Therefore, before we even begin investing, we need to have the right mindset that we will be seeing negative numbers, or the red numbers in our portfolio at some point in our investing journey.
Short term price performance should never be used as the sole gauge as to whether an investment is a good one. Because the stock market can be pretty irrational in the short term, so anything could possibly happen to the stock prices. The key lies in whether we are making a good investment, or buying a good company for the investment. This is where having the right knowledge to understand the business of a company comes in. You need that to develop a strong conviction in the investment. When we do not understand what we are investing in, it is easy to give in to emotions like fear and panic when we see price declines.
For example, companies like Alibaba and Mastercard have been losing favour among investors because their stock prices have not been performing for the year. Some investors even said that Alibaba stock is just trash and we have some asking why Mastercard stock prices are not moving up. We should instead be focusing on the fundamentals of these companies, not the stock performance in the short term. Over the long term, these companies with solid fundamentals are going to be performing well. The moment you give in to the panic selling, you have already lost the battle.

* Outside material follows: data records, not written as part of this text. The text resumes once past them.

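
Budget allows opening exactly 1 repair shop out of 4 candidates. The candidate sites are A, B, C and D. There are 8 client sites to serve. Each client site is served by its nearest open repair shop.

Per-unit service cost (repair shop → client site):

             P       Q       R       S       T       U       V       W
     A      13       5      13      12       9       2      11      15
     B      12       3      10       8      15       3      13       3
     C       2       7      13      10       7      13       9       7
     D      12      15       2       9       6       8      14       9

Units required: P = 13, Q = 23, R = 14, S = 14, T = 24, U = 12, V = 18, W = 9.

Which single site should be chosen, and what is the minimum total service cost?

Choose C only; total service cost 1058.

With exactly 1 open, each client site uses its cheapest among the chosen.
{C}: P→C 2·13=26, Q→C 7·23=161, R→C 13·14=182, S→C 10·14=140, T→C 7·24=168, U→C 13·12=156, V→C 9·18=162, W→C 7·9=63. Service cost 1058.
{B}: service cost 1134
{A}: service cost 1207
Among all 4 size-1 choices, {C} is lowest.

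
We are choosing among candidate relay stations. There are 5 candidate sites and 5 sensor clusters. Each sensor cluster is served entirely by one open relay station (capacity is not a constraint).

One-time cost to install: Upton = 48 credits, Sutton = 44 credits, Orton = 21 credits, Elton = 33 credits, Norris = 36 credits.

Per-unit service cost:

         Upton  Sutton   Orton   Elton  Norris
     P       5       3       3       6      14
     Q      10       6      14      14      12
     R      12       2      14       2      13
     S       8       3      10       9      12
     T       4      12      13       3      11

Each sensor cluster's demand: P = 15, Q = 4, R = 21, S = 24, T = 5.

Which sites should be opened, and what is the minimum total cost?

For any fixed open set, each sensor cluster goes to its cheapest open site; total = fixed + service.
{Sutton, Elton}: P→Sutton 3·15=45, Q→Sutton 6·4=24, R→Sutton 2·21=42, S→Sutton 3·24=72, T→Elton 3·5=15. Service 198; fixed 77; total 275.
{Sutton}: service 243 + fixed 44 = 287
{Upton, Sutton}: P→Sutton 3·15=45, Q→Sutton 6·4=24, R→Sutton 2·21=42, S→Sutton 3·24=72, T→Upton 4·5=20. Service 203; fixed 92; total 295.
{Upton, Sutton, Orton, Elton, Norris}: service 198 + fixed 182 = 380
No other subset beats 275.

Open Sutton and Elton; minimum total cost 275.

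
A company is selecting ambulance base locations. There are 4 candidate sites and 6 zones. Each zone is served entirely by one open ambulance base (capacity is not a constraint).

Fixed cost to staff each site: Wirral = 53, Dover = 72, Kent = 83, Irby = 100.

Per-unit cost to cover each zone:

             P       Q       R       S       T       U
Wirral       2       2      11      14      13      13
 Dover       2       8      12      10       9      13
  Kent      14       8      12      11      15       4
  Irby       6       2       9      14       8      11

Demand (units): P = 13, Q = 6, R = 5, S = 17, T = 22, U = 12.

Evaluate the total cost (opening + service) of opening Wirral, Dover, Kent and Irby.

Each zone is assigned to its cheapest site among the open ones.
{Wirral, Dover, Kent, Irby}: P→Wirral 2·13=26, Q→Wirral 2·6=12, R→Irby 9·5=45, S→Dover 10·17=170, T→Irby 8·22=176, U→Kent 4·12=48. Service 477; fixed 308; total 785.

Total cost: 785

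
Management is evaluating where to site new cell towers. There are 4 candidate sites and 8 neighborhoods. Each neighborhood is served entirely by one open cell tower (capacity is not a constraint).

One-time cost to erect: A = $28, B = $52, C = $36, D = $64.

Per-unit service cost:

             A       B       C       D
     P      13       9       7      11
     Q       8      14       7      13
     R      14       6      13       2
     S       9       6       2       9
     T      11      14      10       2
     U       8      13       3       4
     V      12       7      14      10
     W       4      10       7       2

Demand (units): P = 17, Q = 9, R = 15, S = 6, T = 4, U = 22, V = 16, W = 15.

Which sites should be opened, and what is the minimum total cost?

Open C and D; minimum total cost 588.

For any fixed open set, each neighborhood goes to its cheapest open site; total = fixed + service.
{C, D}: P→C 7·17=119, Q→C 7·9=63, R→D 2·15=30, S→C 2·6=12, T→D 2·4=8, U→C 3·22=66, V→D 10·16=160, W→D 2·15=30. Service 488; fixed 100; total 588.
{B, C, D}: service 440 + fixed 152 = 592
{A, C, D}: service 488 + fixed 128 = 616
{A, B, C, D}: P→C 7·17=119, Q→C 7·9=63, R→D 2·15=30, S→C 2·6=12, T→D 2·4=8, U→C 3·22=66, V→B 7·16=112, W→D 2·15=30. Service 440; fixed 180; total 620.
No other subset beats 588.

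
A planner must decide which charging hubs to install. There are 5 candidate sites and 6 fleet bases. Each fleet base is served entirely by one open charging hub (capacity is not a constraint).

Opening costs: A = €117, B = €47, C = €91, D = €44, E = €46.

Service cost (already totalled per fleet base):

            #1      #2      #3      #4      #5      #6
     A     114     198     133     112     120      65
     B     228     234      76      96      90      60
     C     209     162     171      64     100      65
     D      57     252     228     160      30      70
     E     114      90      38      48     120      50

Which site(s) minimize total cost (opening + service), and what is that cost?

Open D and E; minimum total cost 403.

For any fixed open set, each fleet base goes to its cheapest open site; total = fixed + service.
{D, E}: #1→D 57, #2→E 90, #3→E 38, #4→E 48, #5→D 30, #6→E 50. Service 313; fixed 90; total 403.
{B, D, E}: service 313 + fixed 137 = 450
{C, D, E}: service 313 + fixed 181 = 494
{A, B, C, D, E}: service 313 + fixed 345 = 658
No other subset beats 403.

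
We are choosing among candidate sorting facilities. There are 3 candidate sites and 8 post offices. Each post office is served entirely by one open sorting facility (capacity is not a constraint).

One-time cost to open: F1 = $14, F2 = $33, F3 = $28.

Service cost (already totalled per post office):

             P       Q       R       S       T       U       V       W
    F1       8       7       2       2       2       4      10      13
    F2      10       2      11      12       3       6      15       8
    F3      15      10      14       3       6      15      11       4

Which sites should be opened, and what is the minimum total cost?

Open F1 only; minimum total cost 62.

For any fixed open set, each post office goes to its cheapest open site; total = fixed + service.
{F1}: P→F1 8, Q→F1 7, R→F1 2, S→F1 2, T→F1 2, U→F1 4, V→F1 10, W→F1 13. Service 48; fixed 14; total 62.
{F1, F3}: P→F1 8, Q→F1 7, R→F1 2, S→F1 2, T→F1 2, U→F1 4, V→F1 10, W→F3 4. Service 39; fixed 42; total 81.
{F1, F2}: service 38 + fixed 47 = 85
{F1, F2, F3}: service 34 + fixed 75 = 109
(All 7 nonempty subsets were checked; F1 only is lowest.)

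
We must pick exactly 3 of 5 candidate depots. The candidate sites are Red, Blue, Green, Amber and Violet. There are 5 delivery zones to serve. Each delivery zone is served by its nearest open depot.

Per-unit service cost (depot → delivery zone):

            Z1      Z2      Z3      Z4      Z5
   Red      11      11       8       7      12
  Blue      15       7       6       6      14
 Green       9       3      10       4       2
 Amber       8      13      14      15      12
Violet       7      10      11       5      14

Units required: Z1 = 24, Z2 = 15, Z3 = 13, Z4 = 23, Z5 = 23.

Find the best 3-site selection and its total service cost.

Choose Blue, Green and Violet; total service cost 429.

With exactly 3 open, each delivery zone uses its cheapest among the chosen.
{Blue, Green, Violet}: Z1→Violet 7·24=168, Z2→Green 3·15=45, Z3→Blue 6·13=78, Z4→Green 4·23=92, Z5→Green 2·23=46. Service cost 429.
{Blue, Green, Amber}: service cost 453
{Red, Green, Violet}: service cost 455
Among all 10 size-3 choices, {Blue, Green, Violet} is lowest.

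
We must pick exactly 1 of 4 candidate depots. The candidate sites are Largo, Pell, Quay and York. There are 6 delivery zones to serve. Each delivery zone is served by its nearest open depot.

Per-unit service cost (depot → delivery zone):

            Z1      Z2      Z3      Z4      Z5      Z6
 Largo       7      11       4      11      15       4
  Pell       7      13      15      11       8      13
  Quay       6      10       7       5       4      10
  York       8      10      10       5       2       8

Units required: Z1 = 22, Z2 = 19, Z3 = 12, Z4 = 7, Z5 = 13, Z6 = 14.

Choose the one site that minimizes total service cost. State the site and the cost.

Choose Quay only; total service cost 633.

With exactly 1 open, each delivery zone uses its cheapest among the chosen.
{Quay}: Z1→Quay 6·22=132, Z2→Quay 10·19=190, Z3→Quay 7·12=84, Z4→Quay 5·7=35, Z5→Quay 4·13=52, Z6→Quay 10·14=140. Service cost 633.
{York}: service cost 659
{Largo}: service cost 739
Among all 4 size-1 choices, {Quay} is lowest.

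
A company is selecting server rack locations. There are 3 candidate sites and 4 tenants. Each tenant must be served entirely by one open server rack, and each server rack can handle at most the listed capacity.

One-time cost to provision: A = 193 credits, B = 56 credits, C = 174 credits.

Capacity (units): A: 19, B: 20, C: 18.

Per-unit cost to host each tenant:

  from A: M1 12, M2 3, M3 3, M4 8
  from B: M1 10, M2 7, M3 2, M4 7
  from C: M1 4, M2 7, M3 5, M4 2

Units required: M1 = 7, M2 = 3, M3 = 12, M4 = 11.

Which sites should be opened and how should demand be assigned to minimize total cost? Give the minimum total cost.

Open {B, C}: M1→C 4·7=28, M2→B 7·3=21, M3→B 2·12=24, M4→C 2·11=22.
Loads: B carries 15/20, C carries 18/18. Service 95; fixed 230; total 325.
Next best feasible plan costs 367.

Minimum total cost: 325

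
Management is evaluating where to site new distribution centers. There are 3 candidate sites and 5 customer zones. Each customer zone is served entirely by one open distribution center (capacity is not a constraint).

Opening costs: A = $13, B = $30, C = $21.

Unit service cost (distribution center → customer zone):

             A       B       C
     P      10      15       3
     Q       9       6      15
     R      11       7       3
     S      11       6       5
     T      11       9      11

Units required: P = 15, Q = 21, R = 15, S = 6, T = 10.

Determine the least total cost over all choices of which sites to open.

For any fixed open set, each customer zone goes to its cheapest open site; total = fixed + service.
{B, C}: P→C 3·15=45, Q→B 6·21=126, R→C 3·15=45, S→C 5·6=30, T→B 9·10=90. Service 336; fixed 51; total 387.
{A, B, C}: service 336 + fixed 64 = 400
{A, C}: service 419 + fixed 34 = 453
{A}: service 680 + fixed 13 = 693
No other subset beats 387.

Minimum total cost: 387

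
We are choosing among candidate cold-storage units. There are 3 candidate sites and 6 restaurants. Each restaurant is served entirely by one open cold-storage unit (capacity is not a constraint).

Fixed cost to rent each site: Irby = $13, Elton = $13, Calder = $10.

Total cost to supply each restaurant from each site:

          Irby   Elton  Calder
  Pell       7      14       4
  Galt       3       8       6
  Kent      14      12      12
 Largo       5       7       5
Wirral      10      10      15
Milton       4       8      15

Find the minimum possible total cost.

For any fixed open set, each restaurant goes to its cheapest open site; total = fixed + service.
{Irby}: Pell→Irby 7, Galt→Irby 3, Kent→Irby 14, Largo→Irby 5, Wirral→Irby 10, Milton→Irby 4. Service 43; fixed 13; total 56.
{Irby, Calder}: service 38 + fixed 23 = 61
{Irby, Elton}: service 41 + fixed 26 = 67
{Irby, Elton, Calder}: service 38 + fixed 36 = 74
(All 7 nonempty subsets were checked; Irby only is lowest.)

Minimum total cost: 56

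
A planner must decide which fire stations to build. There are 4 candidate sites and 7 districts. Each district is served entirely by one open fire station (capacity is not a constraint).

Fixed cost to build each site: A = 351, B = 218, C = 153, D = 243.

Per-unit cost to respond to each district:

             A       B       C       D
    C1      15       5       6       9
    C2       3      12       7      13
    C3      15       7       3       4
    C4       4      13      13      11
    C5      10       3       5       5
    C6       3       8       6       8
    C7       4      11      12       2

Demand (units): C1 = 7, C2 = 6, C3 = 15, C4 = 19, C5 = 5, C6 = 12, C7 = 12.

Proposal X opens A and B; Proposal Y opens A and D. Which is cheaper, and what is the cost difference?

Proposal X: {A, B}: C1→B 5·7=35, C2→A 3·6=18, C3→B 7·15=105, C4→A 4·19=76, C5→B 3·5=15, C6→A 3·12=36, C7→A 4·12=48. Service 333; fixed 569; total 902.
Proposal Y: {A, D}: C1→D 9·7=63, C2→A 3·6=18, C3→D 4·15=60, C4→A 4·19=76, C5→D 5·5=25, C6→A 3·12=36, C7→D 2·12=24. Service 302; fixed 594; total 896.
Difference: |902 − 896| = 6.

Proposal Y is cheaper by 6.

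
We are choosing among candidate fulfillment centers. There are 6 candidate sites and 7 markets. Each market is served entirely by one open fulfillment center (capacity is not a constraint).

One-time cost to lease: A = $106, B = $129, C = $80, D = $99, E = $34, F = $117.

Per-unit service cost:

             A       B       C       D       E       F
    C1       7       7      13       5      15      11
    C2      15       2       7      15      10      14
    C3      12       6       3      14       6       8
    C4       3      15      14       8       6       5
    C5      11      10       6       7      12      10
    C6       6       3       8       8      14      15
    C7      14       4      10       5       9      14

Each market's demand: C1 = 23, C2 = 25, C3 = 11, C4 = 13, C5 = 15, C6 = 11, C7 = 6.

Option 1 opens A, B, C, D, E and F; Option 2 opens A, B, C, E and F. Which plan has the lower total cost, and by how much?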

In fact, even though Mastercard’s YTD returns for 2021 are almost flat, it is one of our top few performing holdings in our portfolio as we have employed our Moneyball stock investing strategy and with options play. This is why we have been emphasising that we need to have a bag of strategies in mind so that we know what to do under different market conditions.
As for Alibaba, we are still holding on to the stock, as covered in our YouTube videos on the China markets.